Murray-Darling authority rejects criticism

MDBA chief Phillip Glyde says it can be difficult to get all basin governments to back changes. (AAP)

The Murray-Darling Basin Authority has hit back at criticism it takes a robotic approach to implementing the plan to carve up water across the river system.

Nationals senator Bridget McKenzie said farmers on the ground and representative bodies were concerned about the authority's lack of flexibility.

"This blind adherence and almost robotic approach to implementing the MDB plan is causing frustration in communities and with irrigators themselves - and others," she told a Senate hearing in Canberra on Tuesday.

MDBA chief executive Phillip Glyde said the organisation was hearing similar criticism in more strident terms.

But he defended the authority, arguing changes to the plan needed to gain approval from basin governments and parliaments.

"One of the great strengths and one of the great weaknesses of the basin plan is that it provides certainty through legislation," Mr Glyde said.

"That makes it from time to time quite hard to change."

He said the lack of frequent major changes were not down to the basin authority's intransigence.

"I'd reject the criticism that the basin plan doesn't change.
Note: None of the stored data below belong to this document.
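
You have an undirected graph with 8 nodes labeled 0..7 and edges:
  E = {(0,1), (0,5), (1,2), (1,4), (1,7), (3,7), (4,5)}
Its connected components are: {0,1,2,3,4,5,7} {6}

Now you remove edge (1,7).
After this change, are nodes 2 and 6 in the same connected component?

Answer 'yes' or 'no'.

Answer: no

Derivation:
Initial components: {0,1,2,3,4,5,7} {6}
Removing edge (1,7): it was a bridge — component count 2 -> 3.
New components: {0,1,2,4,5} {3,7} {6}
Are 2 and 6 in the same component? no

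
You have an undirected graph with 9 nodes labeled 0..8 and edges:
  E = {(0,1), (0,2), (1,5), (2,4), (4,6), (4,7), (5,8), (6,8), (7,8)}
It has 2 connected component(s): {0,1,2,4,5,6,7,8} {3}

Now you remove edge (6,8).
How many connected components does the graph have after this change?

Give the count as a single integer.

Answer: 2

Derivation:
Initial component count: 2
Remove (6,8): not a bridge. Count unchanged: 2.
  After removal, components: {0,1,2,4,5,6,7,8} {3}
New component count: 2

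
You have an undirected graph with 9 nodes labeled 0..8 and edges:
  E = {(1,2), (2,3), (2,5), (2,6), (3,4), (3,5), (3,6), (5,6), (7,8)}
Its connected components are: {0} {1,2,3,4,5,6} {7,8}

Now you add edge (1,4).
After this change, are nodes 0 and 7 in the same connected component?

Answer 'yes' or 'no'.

Answer: no

Derivation:
Initial components: {0} {1,2,3,4,5,6} {7,8}
Adding edge (1,4): both already in same component {1,2,3,4,5,6}. No change.
New components: {0} {1,2,3,4,5,6} {7,8}
Are 0 and 7 in the same component? no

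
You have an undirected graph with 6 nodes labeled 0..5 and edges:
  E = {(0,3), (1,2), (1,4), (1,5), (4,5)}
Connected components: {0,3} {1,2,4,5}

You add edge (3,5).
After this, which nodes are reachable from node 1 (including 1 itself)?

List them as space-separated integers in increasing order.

Before: nodes reachable from 1: {1,2,4,5}
Adding (3,5): merges 1's component with another. Reachability grows.
After: nodes reachable from 1: {0,1,2,3,4,5}

Answer: 0 1 2 3 4 5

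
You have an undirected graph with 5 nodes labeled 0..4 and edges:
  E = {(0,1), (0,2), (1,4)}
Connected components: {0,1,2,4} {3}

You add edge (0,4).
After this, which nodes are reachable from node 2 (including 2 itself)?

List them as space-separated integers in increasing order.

Before: nodes reachable from 2: {0,1,2,4}
Adding (0,4): both endpoints already in same component. Reachability from 2 unchanged.
After: nodes reachable from 2: {0,1,2,4}

Answer: 0 1 2 4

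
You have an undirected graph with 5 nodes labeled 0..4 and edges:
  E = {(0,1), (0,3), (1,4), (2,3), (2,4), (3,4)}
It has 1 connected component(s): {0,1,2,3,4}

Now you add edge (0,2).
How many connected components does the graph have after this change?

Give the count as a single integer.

Answer: 1

Derivation:
Initial component count: 1
Add (0,2): endpoints already in same component. Count unchanged: 1.
New component count: 1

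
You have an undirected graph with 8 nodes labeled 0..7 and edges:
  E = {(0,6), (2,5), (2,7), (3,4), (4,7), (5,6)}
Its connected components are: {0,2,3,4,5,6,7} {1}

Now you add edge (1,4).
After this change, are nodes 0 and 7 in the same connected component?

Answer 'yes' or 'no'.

Initial components: {0,2,3,4,5,6,7} {1}
Adding edge (1,4): merges {1} and {0,2,3,4,5,6,7}.
New components: {0,1,2,3,4,5,6,7}
Are 0 and 7 in the same component? yes

Answer: yes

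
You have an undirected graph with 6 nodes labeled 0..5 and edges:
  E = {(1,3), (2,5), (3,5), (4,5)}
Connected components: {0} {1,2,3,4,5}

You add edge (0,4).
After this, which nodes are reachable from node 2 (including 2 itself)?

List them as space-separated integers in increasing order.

Before: nodes reachable from 2: {1,2,3,4,5}
Adding (0,4): merges 2's component with another. Reachability grows.
After: nodes reachable from 2: {0,1,2,3,4,5}

Answer: 0 1 2 3 4 5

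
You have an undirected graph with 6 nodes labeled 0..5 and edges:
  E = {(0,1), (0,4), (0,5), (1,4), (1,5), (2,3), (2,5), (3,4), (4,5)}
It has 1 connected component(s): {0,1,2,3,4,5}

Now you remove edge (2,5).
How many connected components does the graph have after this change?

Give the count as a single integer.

Initial component count: 1
Remove (2,5): not a bridge. Count unchanged: 1.
  After removal, components: {0,1,2,3,4,5}
New component count: 1

Answer: 1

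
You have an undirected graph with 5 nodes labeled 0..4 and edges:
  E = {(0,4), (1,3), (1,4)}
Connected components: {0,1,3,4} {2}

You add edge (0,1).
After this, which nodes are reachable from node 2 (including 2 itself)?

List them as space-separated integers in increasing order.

Before: nodes reachable from 2: {2}
Adding (0,1): both endpoints already in same component. Reachability from 2 unchanged.
After: nodes reachable from 2: {2}

Answer: 2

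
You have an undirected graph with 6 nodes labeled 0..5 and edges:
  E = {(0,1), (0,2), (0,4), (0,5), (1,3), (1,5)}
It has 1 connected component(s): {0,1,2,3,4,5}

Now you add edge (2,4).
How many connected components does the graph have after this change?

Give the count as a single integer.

Initial component count: 1
Add (2,4): endpoints already in same component. Count unchanged: 1.
New component count: 1

Answer: 1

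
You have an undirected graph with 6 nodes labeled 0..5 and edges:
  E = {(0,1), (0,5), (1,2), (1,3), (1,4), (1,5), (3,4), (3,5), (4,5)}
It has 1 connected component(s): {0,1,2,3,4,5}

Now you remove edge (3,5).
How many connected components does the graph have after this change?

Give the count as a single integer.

Initial component count: 1
Remove (3,5): not a bridge. Count unchanged: 1.
  After removal, components: {0,1,2,3,4,5}
New component count: 1

Answer: 1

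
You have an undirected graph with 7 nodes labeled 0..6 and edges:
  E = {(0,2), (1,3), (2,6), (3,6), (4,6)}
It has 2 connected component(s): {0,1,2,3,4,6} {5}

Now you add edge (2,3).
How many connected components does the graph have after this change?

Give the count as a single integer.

Initial component count: 2
Add (2,3): endpoints already in same component. Count unchanged: 2.
New component count: 2

Answer: 2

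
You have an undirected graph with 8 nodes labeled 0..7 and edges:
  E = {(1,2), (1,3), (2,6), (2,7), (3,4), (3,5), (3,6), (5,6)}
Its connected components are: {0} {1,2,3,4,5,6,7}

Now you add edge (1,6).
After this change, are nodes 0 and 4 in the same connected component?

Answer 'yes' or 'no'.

Answer: no

Derivation:
Initial components: {0} {1,2,3,4,5,6,7}
Adding edge (1,6): both already in same component {1,2,3,4,5,6,7}. No change.
New components: {0} {1,2,3,4,5,6,7}
Are 0 and 4 in the same component? no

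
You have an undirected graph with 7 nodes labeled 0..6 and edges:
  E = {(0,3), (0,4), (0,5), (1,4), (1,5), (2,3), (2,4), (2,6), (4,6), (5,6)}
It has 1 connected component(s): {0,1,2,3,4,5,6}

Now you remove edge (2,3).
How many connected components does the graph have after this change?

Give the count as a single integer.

Initial component count: 1
Remove (2,3): not a bridge. Count unchanged: 1.
  After removal, components: {0,1,2,3,4,5,6}
New component count: 1

Answer: 1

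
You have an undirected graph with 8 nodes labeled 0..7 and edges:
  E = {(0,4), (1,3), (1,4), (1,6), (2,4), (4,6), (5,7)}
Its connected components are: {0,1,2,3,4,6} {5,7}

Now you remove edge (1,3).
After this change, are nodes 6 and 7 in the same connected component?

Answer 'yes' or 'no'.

Initial components: {0,1,2,3,4,6} {5,7}
Removing edge (1,3): it was a bridge — component count 2 -> 3.
New components: {0,1,2,4,6} {3} {5,7}
Are 6 and 7 in the same component? no

Answer: no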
Changes have been made over the last eight years, all of which have required the agreement of governments that are party to it," Mr Glyde said.

"That's the great limiting step. In order to get change you've got to get everyone on board and that's hard in a contested space."

The MBDA chief noted criticism was coming from across a spectrum of interests including irrigators and environmentalists.

Senator McKenzie also probed the MDBA's efforts to split its compliance functions from enforcing the plan.

Despite the government first promising a substantive inspector-general role in October 2019, legislation is still being drafted.

Officials told the hearing discussions with state governments about the new compliance office were ongoing and the bill was expected to be introduced between July and September.

Water Minister Keith Pitt announced in September the inspector-general would take over policing water in the basin to avoid perceptions the authority could mark its own homework.

Former MDBA official Maryanne Slattery, who has been a strident critic of the plan's execution, reiterated her calls for a royal commission to address "manipulation" of water targets.

She told the hearing that "endless scandals" meant a royal commission was the only way to get all problems out in the open.